The message being preached to our children by teachers and organisations such as those at Gurney Pease and those throwing council tax payer Local Levy money around, is that climate change is going to flood the area and drive up air temperature.  No wonder the kids want to do something when they are spun such a line.  Ironically there is nothing in the adaptation work that deals with Gurney Pease being closed as a result of severe winter weather, which it was in November.

So the adaptation work to counter the supposed impact of climate change included: moving the boiler from the basement to ground level, raising all the plug sockets in the school, reflective film added to ‘new windows’ to keep classrooms cooler in summer, planting trees to increase shade in the playground, adding thermostats to ‘new radiators’ in each classroom for improved temperature control, and developing an outdoor classroom to provide a cool place to work.
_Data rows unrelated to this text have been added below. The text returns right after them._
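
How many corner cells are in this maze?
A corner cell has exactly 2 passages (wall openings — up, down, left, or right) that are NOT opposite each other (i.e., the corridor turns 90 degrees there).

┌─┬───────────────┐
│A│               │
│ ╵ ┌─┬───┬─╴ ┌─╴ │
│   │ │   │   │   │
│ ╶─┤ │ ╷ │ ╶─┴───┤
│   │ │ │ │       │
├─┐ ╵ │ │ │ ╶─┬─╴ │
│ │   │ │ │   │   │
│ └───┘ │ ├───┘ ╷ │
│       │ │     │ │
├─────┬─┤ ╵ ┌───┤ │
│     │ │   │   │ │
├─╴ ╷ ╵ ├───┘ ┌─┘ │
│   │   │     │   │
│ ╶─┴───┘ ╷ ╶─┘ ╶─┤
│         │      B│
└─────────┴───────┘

Counting corner cells (2 non-opposite passages):
Total corners: 34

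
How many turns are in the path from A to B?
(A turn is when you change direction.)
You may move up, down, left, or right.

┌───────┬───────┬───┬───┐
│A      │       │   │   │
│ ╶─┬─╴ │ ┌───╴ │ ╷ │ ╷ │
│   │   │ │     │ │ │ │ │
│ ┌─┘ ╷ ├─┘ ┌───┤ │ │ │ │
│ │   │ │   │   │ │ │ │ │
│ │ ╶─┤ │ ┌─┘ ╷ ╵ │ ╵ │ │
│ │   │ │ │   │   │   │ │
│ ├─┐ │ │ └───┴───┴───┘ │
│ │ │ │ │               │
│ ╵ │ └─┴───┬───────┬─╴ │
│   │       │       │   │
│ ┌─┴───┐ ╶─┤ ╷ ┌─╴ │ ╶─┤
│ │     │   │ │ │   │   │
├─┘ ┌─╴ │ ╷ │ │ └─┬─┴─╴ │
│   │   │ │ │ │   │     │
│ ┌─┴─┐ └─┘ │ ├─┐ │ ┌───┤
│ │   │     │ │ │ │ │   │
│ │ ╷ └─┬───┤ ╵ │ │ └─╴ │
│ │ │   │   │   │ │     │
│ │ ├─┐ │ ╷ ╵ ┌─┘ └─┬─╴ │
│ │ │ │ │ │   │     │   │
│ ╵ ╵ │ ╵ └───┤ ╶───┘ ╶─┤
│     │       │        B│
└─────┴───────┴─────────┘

Directions: right, right, right, down, left, down, left, down, right, down, down, right, right, down, right, down, down, left, left, up, up, left, left, down, left, down, down, down, down, right, up, up, up, right, down, right, down, down, right, up, up, right, down, right, up, up, up, up, up, right, down, down, right, down, down, down, left, down, right, right, right, right
Number of turns: 36

Solution:

┌───────┬───────┬───┬───┐
│A → → ↓│       │   │   │
│ ╶─┬─╴ │ ┌───╴ │ ╷ │ ╷ │
│   │↓ ↲│ │     │ │ │ │ │
│ ┌─┘ ╷ ├─┘ ┌───┤ │ │ │ │
│ │↓ ↲│ │   │   │ │ │ │ │
│ │ ╶─┤ │ ┌─┘ ╷ ╵ │ ╵ │ │
│ │↳ ↓│ │ │   │   │   │ │
│ ├─┐ │ │ └───┴───┴───┘ │
│ │ │↓│ │               │
│ ╵ │ └─┴───┬───────┬─╴ │
│   │↳ → ↓  │↱ ↓    │   │
│ ┌─┴───┐ ╶─┤ ╷ ┌─╴ │ ╶─┤
│ │↓ ← ↰│↳ ↓│↑│↓│   │   │
├─┘ ┌─╴ │ ╷ │ │ └─┬─┴─╴ │
│↓ ↲│  ↑│ │↓│↑│↳ ↓│     │
│ ┌─┴─┐ └─┘ │ ├─┐ │ ┌───┤
│↓│↱ ↓│↑ ← ↲│↑│ │↓│ │   │
│ │ ╷ └─┬───┤ ╵ │ │ └─╴ │
│↓│↑│↳ ↓│↱ ↓│↑  │↓│     │
│ │ ├─┐ │ ╷ ╵ ┌─┘ └─┬─╴ │
│↓│↑│ │↓│↑│↳ ↑│↓ ↲  │   │
│ ╵ ╵ │ ╵ └───┤ ╶───┘ ╶─┤
│↳ ↑  │↳ ↑    │↳ → → → B│
└─────┴───────┴─────────┘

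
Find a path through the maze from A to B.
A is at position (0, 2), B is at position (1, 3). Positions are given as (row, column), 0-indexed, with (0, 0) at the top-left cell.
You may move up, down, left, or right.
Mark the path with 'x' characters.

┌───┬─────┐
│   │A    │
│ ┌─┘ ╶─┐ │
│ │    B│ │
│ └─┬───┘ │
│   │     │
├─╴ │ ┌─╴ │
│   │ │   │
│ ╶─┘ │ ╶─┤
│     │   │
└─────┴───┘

Finding the shortest path from (0, 2) to (1, 3):
Path length: 2 steps
Directions: down → right

Solution:

┌───┬─────┐
│   │A    │
│ ┌─┘ ╶─┐ │
│ │  x B│ │
│ └─┬───┘ │
│   │     │
├─╴ │ ┌─╴ │
│   │ │   │
│ ╶─┘ │ ╶─┤
│     │   │
└─────┴───┘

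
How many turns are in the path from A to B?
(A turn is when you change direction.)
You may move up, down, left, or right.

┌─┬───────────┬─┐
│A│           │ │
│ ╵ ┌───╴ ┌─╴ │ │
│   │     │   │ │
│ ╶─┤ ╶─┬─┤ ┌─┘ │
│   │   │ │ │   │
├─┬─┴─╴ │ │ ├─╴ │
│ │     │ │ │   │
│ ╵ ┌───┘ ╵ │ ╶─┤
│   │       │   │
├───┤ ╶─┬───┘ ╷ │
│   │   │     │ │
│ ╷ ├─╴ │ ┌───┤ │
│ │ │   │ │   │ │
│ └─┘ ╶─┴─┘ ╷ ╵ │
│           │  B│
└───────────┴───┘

Directions: down, right, up, right, right, right, right, right, down, left, down, down, down, left, left, left, down, right, down, left, down, right, right, right, up, right, down, right
Number of turns: 17

Solution:

┌─┬───────────┬─┐
│A│↱ → → → → ↓│ │
│ ╵ ┌───╴ ┌─╴ │ │
│↳ ↑│     │↓ ↲│ │
│ ╶─┤ ╶─┬─┤ ┌─┘ │
│   │   │ │↓│   │
├─┬─┴─╴ │ │ ├─╴ │
│ │     │ │↓│   │
│ ╵ ┌───┘ ╵ │ ╶─┤
│   │↓ ← ← ↲│   │
├───┤ ╶─┬───┘ ╷ │
│   │↳ ↓│     │ │
│ ╷ ├─╴ │ ┌───┤ │
│ │ │↓ ↲│ │↱ ↓│ │
│ └─┘ ╶─┴─┘ ╷ ╵ │
│    ↳ → → ↑│↳ B│
└───────────┴───┘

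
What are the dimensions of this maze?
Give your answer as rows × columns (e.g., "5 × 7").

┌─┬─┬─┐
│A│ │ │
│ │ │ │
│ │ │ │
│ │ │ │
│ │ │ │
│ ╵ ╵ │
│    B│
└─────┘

Counting the maze dimensions:
Rows (vertical): 4
Columns (horizontal): 3
Dimensions: 4 × 3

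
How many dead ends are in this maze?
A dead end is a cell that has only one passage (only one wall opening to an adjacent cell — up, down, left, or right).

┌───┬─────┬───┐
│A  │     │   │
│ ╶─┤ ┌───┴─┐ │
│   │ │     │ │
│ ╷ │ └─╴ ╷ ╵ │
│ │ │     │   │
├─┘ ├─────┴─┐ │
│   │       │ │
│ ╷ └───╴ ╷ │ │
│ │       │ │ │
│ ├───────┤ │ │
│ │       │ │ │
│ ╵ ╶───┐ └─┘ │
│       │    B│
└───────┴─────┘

Checking each cell for number of passages:

Dead ends found at positions:
  (0, 1)
  (0, 4)
  (0, 5)
  (1, 3)
  (2, 0)
  (3, 2)
  (5, 5)
  (6, 3)
Total dead ends: 8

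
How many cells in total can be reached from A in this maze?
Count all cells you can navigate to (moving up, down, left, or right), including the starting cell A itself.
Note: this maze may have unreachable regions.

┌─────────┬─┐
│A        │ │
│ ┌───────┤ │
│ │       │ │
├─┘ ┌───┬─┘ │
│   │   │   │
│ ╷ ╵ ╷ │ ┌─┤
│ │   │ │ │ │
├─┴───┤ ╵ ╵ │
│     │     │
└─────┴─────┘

Using BFS/flood-fill to find all reachable cells from A:
Maze size: 5 × 6 = 30 total cells
24 cell(s) are walled off and cannot be reached from A.
Reachable cells: 6

Reachable region (· marks reachable cells):

┌─────────┬─┐
│A · · · ·│ │
│ ┌───────┤ │
│·│       │ │
├─┘ ┌───┬─┘ │
│   │   │   │
│ ╷ ╵ ╷ │ ┌─┤
│ │   │ │ │ │
├─┴───┤ ╵ ╵ │
│     │     │
└─────┴─────┘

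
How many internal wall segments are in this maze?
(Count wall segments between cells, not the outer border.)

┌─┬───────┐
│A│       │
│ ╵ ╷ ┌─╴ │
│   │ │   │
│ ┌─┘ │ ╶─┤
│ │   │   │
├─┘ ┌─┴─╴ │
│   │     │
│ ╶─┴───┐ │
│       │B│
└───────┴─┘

Counting internal wall segments:
Total internal walls: 16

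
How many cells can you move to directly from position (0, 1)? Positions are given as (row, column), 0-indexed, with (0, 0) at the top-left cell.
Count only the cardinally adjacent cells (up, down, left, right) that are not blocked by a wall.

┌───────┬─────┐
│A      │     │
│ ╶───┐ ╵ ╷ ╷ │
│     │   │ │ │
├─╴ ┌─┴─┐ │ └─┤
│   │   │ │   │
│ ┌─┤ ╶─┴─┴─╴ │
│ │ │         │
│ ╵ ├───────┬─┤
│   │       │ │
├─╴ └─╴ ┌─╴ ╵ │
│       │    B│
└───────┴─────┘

Checking passable neighbors of (0, 1):
Neighbors: (0, 0), (0, 2)
Count: 2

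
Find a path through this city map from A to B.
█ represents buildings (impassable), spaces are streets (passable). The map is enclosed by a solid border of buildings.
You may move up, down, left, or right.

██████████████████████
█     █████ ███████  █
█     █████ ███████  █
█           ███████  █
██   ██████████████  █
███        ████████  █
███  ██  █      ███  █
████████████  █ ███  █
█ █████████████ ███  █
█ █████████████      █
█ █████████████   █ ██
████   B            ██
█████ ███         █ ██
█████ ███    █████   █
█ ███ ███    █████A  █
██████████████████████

Finding the shortest path from A to B:
Movement: cardinal only
Path length: 16 steps
Directions: up → right → up → up → left → left → left → left → left → left → left → left → left → left → left → left

Solution:

██████████████████████
█     █████ ███████  █
█     █████ ███████  █
█           ███████  █
██   ██████████████  █
███        ████████  █
███  ██  █      ███  █
████████████  █ ███  █
█ █████████████ ███  █
█ █████████████      █
█ █████████████   █ ██
████   B←←←←←←←←←←←↰██
█████ ███         █↑██
█████ ███    █████↱↑ █
█ ███ ███    █████A  █
██████████████████████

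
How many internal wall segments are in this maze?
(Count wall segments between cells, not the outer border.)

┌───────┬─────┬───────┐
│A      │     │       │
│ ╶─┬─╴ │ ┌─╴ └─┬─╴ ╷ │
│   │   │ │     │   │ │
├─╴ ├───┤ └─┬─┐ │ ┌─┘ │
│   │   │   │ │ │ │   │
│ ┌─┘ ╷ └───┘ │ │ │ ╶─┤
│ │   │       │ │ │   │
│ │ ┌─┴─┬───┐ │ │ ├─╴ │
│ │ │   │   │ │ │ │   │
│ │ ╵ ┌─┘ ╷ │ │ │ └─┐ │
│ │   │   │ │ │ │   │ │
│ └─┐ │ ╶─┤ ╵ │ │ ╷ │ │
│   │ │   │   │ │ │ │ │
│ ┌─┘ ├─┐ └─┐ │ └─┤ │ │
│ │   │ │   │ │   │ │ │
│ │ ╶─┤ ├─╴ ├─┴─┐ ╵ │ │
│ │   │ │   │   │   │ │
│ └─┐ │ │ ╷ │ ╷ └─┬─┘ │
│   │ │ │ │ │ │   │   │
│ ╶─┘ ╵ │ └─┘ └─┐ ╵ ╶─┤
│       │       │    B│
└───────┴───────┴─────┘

Counting internal wall segments:
Total internal walls: 100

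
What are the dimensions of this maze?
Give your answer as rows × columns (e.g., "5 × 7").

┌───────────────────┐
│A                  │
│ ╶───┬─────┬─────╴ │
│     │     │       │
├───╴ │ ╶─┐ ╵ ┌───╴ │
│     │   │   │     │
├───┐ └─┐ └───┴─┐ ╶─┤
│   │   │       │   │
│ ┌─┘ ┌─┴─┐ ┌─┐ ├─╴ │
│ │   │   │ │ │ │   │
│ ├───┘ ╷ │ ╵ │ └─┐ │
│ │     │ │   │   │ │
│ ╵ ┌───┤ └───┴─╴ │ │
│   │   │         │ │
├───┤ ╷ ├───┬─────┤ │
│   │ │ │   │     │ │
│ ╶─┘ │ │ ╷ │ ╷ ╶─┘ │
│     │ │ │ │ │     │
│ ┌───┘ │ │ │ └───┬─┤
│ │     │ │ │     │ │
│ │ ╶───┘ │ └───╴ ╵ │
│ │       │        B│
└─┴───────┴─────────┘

Counting the maze dimensions:
Rows (vertical): 11
Columns (horizontal): 10
Dimensions: 11 × 10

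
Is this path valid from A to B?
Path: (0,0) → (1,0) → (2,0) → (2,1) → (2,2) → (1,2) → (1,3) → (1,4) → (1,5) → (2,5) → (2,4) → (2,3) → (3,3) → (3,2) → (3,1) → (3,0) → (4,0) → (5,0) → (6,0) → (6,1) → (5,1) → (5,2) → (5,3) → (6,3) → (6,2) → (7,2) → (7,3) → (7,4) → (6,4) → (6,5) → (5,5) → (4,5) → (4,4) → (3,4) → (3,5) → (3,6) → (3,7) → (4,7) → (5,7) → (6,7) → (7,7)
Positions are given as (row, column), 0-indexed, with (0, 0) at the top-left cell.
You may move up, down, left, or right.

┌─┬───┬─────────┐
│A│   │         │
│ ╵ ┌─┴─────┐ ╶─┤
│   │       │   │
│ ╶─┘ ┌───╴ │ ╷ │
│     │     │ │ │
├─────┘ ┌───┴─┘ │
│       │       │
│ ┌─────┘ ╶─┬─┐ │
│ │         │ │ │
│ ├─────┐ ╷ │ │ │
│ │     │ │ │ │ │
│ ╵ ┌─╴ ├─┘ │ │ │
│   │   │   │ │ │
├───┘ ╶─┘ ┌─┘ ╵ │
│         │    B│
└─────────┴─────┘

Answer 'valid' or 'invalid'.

Checking path validity:
Result: All consecutive moves are passable.

valid

Correct solution:

┌─┬───┬─────────┐
│A│   │         │
│ ╵ ┌─┴─────┐ ╶─┤
│↓  │↱ → → ↓│   │
│ ╶─┘ ┌───╴ │ ╷ │
│↳ → ↑│↓ ← ↲│ │ │
├─────┘ ┌───┴─┘ │
│↓ ← ← ↲│↱ → → ↓│
│ ┌─────┘ ╶─┬─┐ │
│↓│      ↑ ↰│ │↓│
│ ├─────┐ ╷ │ │ │
│↓│↱ → ↓│ │↑│ │↓│
│ ╵ ┌─╴ ├─┘ │ │ │
│↳ ↑│↓ ↲│↱ ↑│ │↓│
├───┘ ╶─┘ ┌─┘ ╵ │
│    ↳ → ↑│    B│
└─────────┴─────┘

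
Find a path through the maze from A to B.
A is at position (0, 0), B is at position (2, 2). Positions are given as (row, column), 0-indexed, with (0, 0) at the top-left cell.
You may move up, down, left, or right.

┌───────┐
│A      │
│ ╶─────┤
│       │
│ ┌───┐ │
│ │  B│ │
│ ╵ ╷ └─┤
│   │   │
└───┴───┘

Finding the shortest path from (0, 0) to (2, 2):
Path length: 6 steps
Directions: down → down → down → right → up → right

Solution:

┌───────┐
│A      │
│ ╶─────┤
│↓      │
│ ┌───┐ │
│↓│↱ B│ │
│ ╵ ╷ └─┤
│↳ ↑│   │
└───┴───┘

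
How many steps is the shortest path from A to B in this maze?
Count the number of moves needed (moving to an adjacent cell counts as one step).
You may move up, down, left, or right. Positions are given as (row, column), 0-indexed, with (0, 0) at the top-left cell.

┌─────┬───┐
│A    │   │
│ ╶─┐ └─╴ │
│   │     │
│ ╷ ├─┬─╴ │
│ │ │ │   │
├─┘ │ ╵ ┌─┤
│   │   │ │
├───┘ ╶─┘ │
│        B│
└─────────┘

Using BFS to find shortest path:
Start: (0, 0), End: (4, 4)
Path found:
(0,0) → (0,1) → (0,2) → (1,2) → (1,3) → (1,4) → (2,4) → (2,3) → (3,3) → (3,2) → (4,2) → (4,3) → (4,4)
Number of steps: 12

Solution:

┌─────┬───┐
│A → ↓│   │
│ ╶─┐ └─╴ │
│   │↳ → ↓│
│ ╷ ├─┬─╴ │
│ │ │ │↓ ↲│
├─┘ │ ╵ ┌─┤
│   │↓ ↲│ │
├───┘ ╶─┘ │
│    ↳ → B│
└─────────┘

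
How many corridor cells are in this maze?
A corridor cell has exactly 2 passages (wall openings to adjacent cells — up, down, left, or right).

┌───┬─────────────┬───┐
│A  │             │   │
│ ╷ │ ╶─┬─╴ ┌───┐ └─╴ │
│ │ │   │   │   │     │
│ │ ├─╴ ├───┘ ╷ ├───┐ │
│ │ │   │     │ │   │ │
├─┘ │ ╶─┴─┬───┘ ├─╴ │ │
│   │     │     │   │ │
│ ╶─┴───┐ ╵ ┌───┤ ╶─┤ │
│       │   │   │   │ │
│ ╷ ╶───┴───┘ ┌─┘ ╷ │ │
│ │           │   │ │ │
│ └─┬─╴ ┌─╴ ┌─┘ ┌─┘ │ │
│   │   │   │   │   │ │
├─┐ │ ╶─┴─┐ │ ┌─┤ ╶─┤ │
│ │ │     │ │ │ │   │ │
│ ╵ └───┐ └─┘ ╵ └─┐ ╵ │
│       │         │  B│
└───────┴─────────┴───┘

Counting cells with exactly 2 passages:
Total corridor cells: 75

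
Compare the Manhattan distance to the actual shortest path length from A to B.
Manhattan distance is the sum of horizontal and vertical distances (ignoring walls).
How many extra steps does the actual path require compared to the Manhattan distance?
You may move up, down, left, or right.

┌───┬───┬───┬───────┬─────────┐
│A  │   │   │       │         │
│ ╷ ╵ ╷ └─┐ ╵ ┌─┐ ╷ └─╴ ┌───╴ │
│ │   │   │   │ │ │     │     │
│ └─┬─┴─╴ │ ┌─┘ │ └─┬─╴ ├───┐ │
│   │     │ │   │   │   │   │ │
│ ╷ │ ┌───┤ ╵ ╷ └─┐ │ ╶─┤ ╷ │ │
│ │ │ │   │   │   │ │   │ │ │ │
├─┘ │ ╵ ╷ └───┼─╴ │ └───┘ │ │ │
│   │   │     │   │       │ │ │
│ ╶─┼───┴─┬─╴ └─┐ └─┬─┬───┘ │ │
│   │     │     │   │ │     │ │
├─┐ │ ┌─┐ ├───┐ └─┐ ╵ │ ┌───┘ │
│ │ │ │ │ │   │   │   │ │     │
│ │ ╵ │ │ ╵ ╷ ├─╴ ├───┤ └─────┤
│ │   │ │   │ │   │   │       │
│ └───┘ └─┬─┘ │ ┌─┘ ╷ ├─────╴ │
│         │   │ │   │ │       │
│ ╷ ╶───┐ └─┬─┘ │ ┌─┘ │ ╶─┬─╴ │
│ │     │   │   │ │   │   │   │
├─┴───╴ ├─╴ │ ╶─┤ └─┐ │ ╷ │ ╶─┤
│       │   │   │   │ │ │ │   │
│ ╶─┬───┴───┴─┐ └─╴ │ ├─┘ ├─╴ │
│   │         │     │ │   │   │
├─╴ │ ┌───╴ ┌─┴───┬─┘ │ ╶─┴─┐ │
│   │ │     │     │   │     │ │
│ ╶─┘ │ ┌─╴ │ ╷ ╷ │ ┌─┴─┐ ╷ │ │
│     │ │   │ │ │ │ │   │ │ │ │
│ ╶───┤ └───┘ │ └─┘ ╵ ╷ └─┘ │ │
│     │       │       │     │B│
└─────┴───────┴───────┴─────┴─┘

Manhattan distance: |14 - 0| + |14 - 0| = 28
Actual path length: 74
Extra steps: 74 - 28 = 46

Solution:

┌───┬───┬───┬───────┬─────────┐
│A ↓│↱ ↓│   │       │         │
│ ╷ ╵ ╷ └─┐ ╵ ┌─┐ ╷ └─╴ ┌───╴ │
│ │↳ ↑│↳ ↓│   │ │ │     │     │
│ └─┬─┴─╴ │ ┌─┘ │ └─┬─╴ ├───┐ │
│   │↓ ← ↲│ │   │   │   │   │ │
│ ╷ │ ┌───┤ ╵ ╷ └─┐ │ ╶─┤ ╷ │ │
│ │ │↓│↱ ↓│   │   │ │   │ │ │ │
├─┘ │ ╵ ╷ └───┼─╴ │ └───┘ │ │ │
│   │↳ ↑│↳ → ↓│   │       │ │ │
│ ╶─┼───┴─┬─╴ └─┐ └─┬─┬───┘ │ │
│   │     │  ↳ ↓│   │ │     │ │
├─┐ │ ┌─┐ ├───┐ └─┐ ╵ │ ┌───┘ │
│ │ │ │ │ │   │↳ ↓│   │ │     │
│ │ ╵ │ │ ╵ ╷ ├─╴ ├───┤ └─────┤
│ │   │ │   │ │↓ ↲│↱ ↓│       │
│ └───┘ └─┬─┘ │ ┌─┘ ╷ ├─────╴ │
│         │   │↓│↱ ↑│↓│↱ → → ↓│
│ ╷ ╶───┐ └─┬─┘ │ ┌─┘ │ ╶─┬─╴ │
│ │     │   │↓ ↲│↑│  ↓│↑ ↰│↓ ↲│
├─┴───╴ ├─╴ │ ╶─┤ └─┐ │ ╷ │ ╶─┤
│       │   │↳ ↓│↑ ↰│↓│ │↑│↳ ↓│
│ ╶─┬───┴───┴─┐ └─╴ │ ├─┘ ├─╴ │
│   │         │↳ → ↑│↓│↱ ↑│  ↓│
├─╴ │ ┌───╴ ┌─┴───┬─┘ │ ╶─┴─┐ │
│   │ │     │     │↓ ↲│↑ ← ↰│↓│
│ ╶─┘ │ ┌─╴ │ ╷ ╷ │ ┌─┴─┐ ╷ │ │
│     │ │   │ │ │ │↓│↱ ↓│ │↑│↓│
│ ╶───┤ └───┘ │ └─┘ ╵ ╷ └─┘ │ │
│     │       │    ↳ ↑│↳ → ↑│B│
└─────┴───────┴───────┴─────┴─┘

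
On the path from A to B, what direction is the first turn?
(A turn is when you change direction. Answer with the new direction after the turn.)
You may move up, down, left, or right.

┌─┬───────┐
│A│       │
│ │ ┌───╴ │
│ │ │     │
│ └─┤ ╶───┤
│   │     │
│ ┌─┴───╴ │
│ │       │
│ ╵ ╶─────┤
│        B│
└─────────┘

Directions: down, down, down, down, right, right, right, right
First turn direction: right

Solution:

┌─┬───────┐
│A│       │
│ │ ┌───╴ │
│↓│ │     │
│ └─┤ ╶───┤
│↓  │     │
│ ┌─┴───╴ │
│↓│       │
│ ╵ ╶─────┤
│↳ → → → B│
└─────────┘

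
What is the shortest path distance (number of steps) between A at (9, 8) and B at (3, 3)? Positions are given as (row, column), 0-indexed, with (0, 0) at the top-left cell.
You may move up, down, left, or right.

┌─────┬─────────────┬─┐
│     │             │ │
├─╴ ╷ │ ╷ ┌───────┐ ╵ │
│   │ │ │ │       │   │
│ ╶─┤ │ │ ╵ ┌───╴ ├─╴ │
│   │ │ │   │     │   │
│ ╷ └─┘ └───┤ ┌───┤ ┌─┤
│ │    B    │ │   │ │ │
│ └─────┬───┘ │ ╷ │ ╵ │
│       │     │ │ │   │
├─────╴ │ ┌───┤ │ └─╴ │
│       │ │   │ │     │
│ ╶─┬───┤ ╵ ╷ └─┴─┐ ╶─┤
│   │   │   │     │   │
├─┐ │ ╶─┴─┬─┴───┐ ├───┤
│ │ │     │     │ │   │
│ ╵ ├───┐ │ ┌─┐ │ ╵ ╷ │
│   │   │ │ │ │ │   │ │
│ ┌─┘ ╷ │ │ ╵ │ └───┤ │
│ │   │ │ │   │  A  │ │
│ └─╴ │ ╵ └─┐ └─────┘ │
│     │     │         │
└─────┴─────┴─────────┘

Finding path from (9, 8) to (3, 3):
Path: (9,8) → (9,7) → (8,7) → (7,7) → (7,6) → (7,5) → (8,5) → (9,5) → (9,6) → (10,6) → (10,7) → (10,8) → (10,9) → (10,10) → (9,10) → (8,10) → (7,10) → (7,9) → (8,9) → (8,8) → (7,8) → (6,8) → (6,7) → (6,6) → (5,6) → (5,5) → (6,5) → (6,4) → (5,4) → (4,4) → (4,5) → (4,6) → (3,6) → (2,6) → (2,7) → (2,8) → (1,8) → (1,7) → (1,6) → (1,5) → (2,5) → (2,4) → (1,4) → (0,4) → (0,3) → (1,3) → (2,3) → (3,3)
Distance: 47 steps

Solution:

┌─────┬─────────────┬─┐
│     │↓ ↰          │ │
├─╴ ╷ │ ╷ ┌───────┐ ╵ │
│   │ │↓│↑│↓ ← ← ↰│   │
│ ╶─┤ │ │ ╵ ┌───╴ ├─╴ │
│   │ │↓│↑ ↲│↱ → ↑│   │
│ ╷ └─┘ └───┤ ┌───┤ ┌─┤
│ │    B    │↑│   │ │ │
│ └─────┬───┘ │ ╷ │ ╵ │
│       │↱ → ↑│ │ │   │
├─────╴ │ ┌───┤ │ └─╴ │
│       │↑│↓ ↰│ │     │
│ ╶─┬───┤ ╵ ╷ └─┴─┐ ╶─┤
│   │   │↑ ↲│↑ ← ↰│   │
├─┐ │ ╶─┴─┬─┴───┐ ├───┤
│ │ │     │↓ ← ↰│↑│↓ ↰│
│ ╵ ├───┐ │ ┌─┐ │ ╵ ╷ │
│   │   │ │↓│ │↑│↑ ↲│↑│
│ ┌─┘ ╷ │ │ ╵ │ └───┤ │
│ │   │ │ │↳ ↓│↑ A  │↑│
│ └─╴ │ ╵ └─┐ └─────┘ │
│     │     │↳ → → → ↑│
└─────┴─────┴─────────┘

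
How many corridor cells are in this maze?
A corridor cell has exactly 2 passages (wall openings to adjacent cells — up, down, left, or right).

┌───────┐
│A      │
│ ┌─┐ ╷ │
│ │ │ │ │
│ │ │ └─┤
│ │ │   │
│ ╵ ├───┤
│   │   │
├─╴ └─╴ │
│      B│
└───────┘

Counting cells with exactly 2 passages:
Total corridor cells: 12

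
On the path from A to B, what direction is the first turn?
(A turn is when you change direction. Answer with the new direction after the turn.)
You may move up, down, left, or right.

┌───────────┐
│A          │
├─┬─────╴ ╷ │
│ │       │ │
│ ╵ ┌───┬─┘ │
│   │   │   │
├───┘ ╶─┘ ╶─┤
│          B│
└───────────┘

Directions: right, right, right, right, right, down, down, left, down, right
First turn direction: down

Solution:

┌───────────┐
│A → → → → ↓│
├─┬─────╴ ╷ │
│ │       │↓│
│ ╵ ┌───┬─┘ │
│   │   │↓ ↲│
├───┘ ╶─┘ ╶─┤
│        ↳ B│
└───────────┘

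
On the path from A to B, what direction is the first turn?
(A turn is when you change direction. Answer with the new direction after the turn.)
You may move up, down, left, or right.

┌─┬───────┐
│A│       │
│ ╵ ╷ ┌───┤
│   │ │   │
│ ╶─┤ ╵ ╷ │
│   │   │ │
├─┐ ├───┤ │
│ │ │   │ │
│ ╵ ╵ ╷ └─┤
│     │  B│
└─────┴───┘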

Some thoughts… In an old school the risk of pipes bursting through age or freezing conditions like those during November and December obviously pose a risk to the boiler room, so it makes sense to move it from the basement. Raising plug sockets is something demanded by authorities with a mind to adapating buildings for disabled people who can’t reach sockets lower down. New windows can help stabilise temperature, but one wonders if the aim here was to stop the kids freezing during the winter. Likewise with new radiators, they don’t tend to be used when the sun is frying us. It would be interesting to find out if the tree planting counts towards any carbon offsetting observed by the Council. And with nearly 200 children on the roll, one outdoor classroom is not going to help many children at any one time.  It is worth asking if additional trees around the play ground will do more harm than good given the greasy and leaf strewn surface they will create in the autumn and winter.

Back to the flood resilience work that presumably played a key role in the £3,000 of Local Levy money being allocated from the Northumbria Regional Flood Defence Committee which speaks in these minutes of the need for value for money while spending £21,000 on the seven Climate Change Lead Schools for this project. Despite calls to Darlington Council we have yet to get a response to tell us how many times Gurney Pease has been flooded by the more frequent ‘high intensity’ rainfall that is predicted. There are no news items online that we can find.

We can also be sure that local rivers are not a factor because a look at the location of the school shows that even in the event of extreme flooding of the River Skerne, the school is not at flood risk, as the Environment Agency map which can be found here shows:

So what is really going on here – apart from a propaganda effort to ‘climatewash’ necessary maintenance work at the school, a concerted effort to terrify the kids into believing climate change is putting their school at imminent risk of deluge and suggest to them they are at risk of sunstroke?

Is this not just an example of work being done to improve the efficiency and energy consumption of a heating system and school building being hijacked by the AGW lobby to push their own agenda?

Is it appropriate to use public money levied for flood defence from local rivers – a real threat to a number of properties and businesses in the area as Morpeth demonstrated – to undertake such works at a school that is not under flood risk?  This is supposedly frontline spending that being used to perpetuate the PR of a mere theory lacking any hard evidence.

When people like Bob Ward whine about the funding of AGW sceptics, perhaps he should note all these organisations in receipt of public and big business (vested interest) funding to preach propaganda to kids about an unproven hypothesis.